Whether it’s your phone, tablet or laptop, your hearing aids will allow you to always be ready for work or relaxation so you can choose to be on-the-go whenever you have to be. Talk about convenience.
This new connectivity sounds great, fancy, and just what you’d need in this mobile-ready, tech-driven, fast-paced lifestyle that day-to-day living requires today. The question is, are there any drawbacks? Well, there are quite a few. As convenient as it sounds on paper, it actually needs a streamer which looks like a remote for it to work. You can choose to wear it around the neck or in the pocket to keep it nearby, but unless they come up with fashionably agreeable designs, the former isn’t considered an option for the majority.
Just as with your phone or other devices, bluetooth also drains the batteries of hearing aids. Unlike other technologies which are rechargeable, hearing aid batteries cannot and are expensive. Not only would it be inconvenient but costly for the consumer as well.
Bluetooth-enabled hearing aids give you the best audio-quality in terms of listening to music, watching videos on your different devices, or taking calls. If your work requires you to spend most of your time listening to audio, or you are picky with the audio quality when it comes to listening to your favorite band, or you hate your phone’s call quality and don’t mind the extra cost, you might consider these as an investment.

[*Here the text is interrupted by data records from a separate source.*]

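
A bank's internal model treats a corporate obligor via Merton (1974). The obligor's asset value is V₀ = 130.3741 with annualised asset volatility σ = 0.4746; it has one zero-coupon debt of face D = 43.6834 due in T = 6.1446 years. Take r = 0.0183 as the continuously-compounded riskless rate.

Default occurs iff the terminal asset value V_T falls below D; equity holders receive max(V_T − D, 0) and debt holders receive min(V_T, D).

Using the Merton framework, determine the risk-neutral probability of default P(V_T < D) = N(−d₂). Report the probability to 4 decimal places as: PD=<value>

PD=0.3311

Equity is a call on the firm's assets struck at D = 43.6834:
d₁ = [ln(V₀/D) + (r + σ²/2)T] / (σ√T)
   = [ln(130.3741/43.6834) + (0.0183 + 0.5·0.4746²)·6.1446] / (0.4746·√6.1446)
   = [1.093440 + 0.804467] / 1.176453 = 1.613245
d₂ = d₁ − σ√T = 1.613245 − 1.176453 = 0.436792
risk-neutral PD = N(−d₂) = N(-0.436792) = 0.331131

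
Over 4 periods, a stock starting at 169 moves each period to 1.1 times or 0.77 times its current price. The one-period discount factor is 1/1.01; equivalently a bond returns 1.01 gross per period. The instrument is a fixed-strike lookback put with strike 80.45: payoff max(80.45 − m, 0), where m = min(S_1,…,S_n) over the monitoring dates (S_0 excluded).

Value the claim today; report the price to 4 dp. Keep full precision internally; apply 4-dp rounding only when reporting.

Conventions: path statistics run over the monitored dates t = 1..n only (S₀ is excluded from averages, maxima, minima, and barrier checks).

No-arbitrage gives p* = (R−d)/(u−d) = 0.7273: enumerate every path, weight its payoff by its p*-probability, and discount by R^4.
Enumerate all 2^4 = 16 price paths (U = up ×1.1, D = down ×0.77); each path with k up-moves has probability p*^k·(1−p*)^(4−k).
DDDD: m=59.4086, payoff=21.0414, prob=0.005532
UDDD: m=84.8695, payoff=0.0000, prob=0.014753
DUDD: m=84.8695, payoff=0.0000, prob=0.014753
UUDD: m=121.2421, payoff=0.0000, prob=0.039342
DDUD: m=84.8695, payoff=0.0000, prob=0.014753
UDUD: m=121.2421, payoff=0.0000, prob=0.039342
DUUD: m=121.2421, payoff=0.0000, prob=0.039342
UUUD: m=173.2030, payoff=0.0000, prob=0.104911
DDDU: m=77.1541, payoff=3.2959, prob=0.014753
UDDU: m=110.2201, payoff=0.0000, prob=0.039342
DUDU: m=110.2201, payoff=0.0000, prob=0.039342
UUDU: m=157.4573, payoff=0.0000, prob=0.104911
DDUU: m=100.2001, payoff=0.0000, prob=0.039342
UDUU: m=143.1430, payoff=0.0000, prob=0.104911
DUUU: m=130.1300, payoff=0.0000, prob=0.104911
UUUU: m=185.9000, payoff=0.0000, prob=0.279762
Price = Σ prob·payoff / R^4 = 0.165034 / 1.040604 = 0.1586

price = 0.1586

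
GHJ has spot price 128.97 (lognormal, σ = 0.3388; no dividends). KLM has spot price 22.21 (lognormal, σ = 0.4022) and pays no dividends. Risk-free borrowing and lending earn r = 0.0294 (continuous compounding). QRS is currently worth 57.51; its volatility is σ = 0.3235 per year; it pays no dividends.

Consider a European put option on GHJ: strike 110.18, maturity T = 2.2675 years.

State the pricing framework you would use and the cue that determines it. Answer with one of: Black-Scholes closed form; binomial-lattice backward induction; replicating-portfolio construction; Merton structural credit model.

framework: Black-Scholes closed form

Key observation: everything needed for the exact continuous-time valuation of the European put on GHJ (strike 110.18) is given, and no feature rules the closed form out.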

If you’re not any of the above-mentioned, you’re probably not the ideal type of consumer for this technology as you wouldn’t see the value in them or would find them too much of a hassle and expensive. Don’t be too bummed, though. With the rate of innovation these days, it might not be long before we find good quality Bluetooth-enabled hearing aids with pretty diminished pros out on the market. Hearing aids last a long time, don’t they? Maybe they’d hit the shelves just in time for you to replace the ones you have now.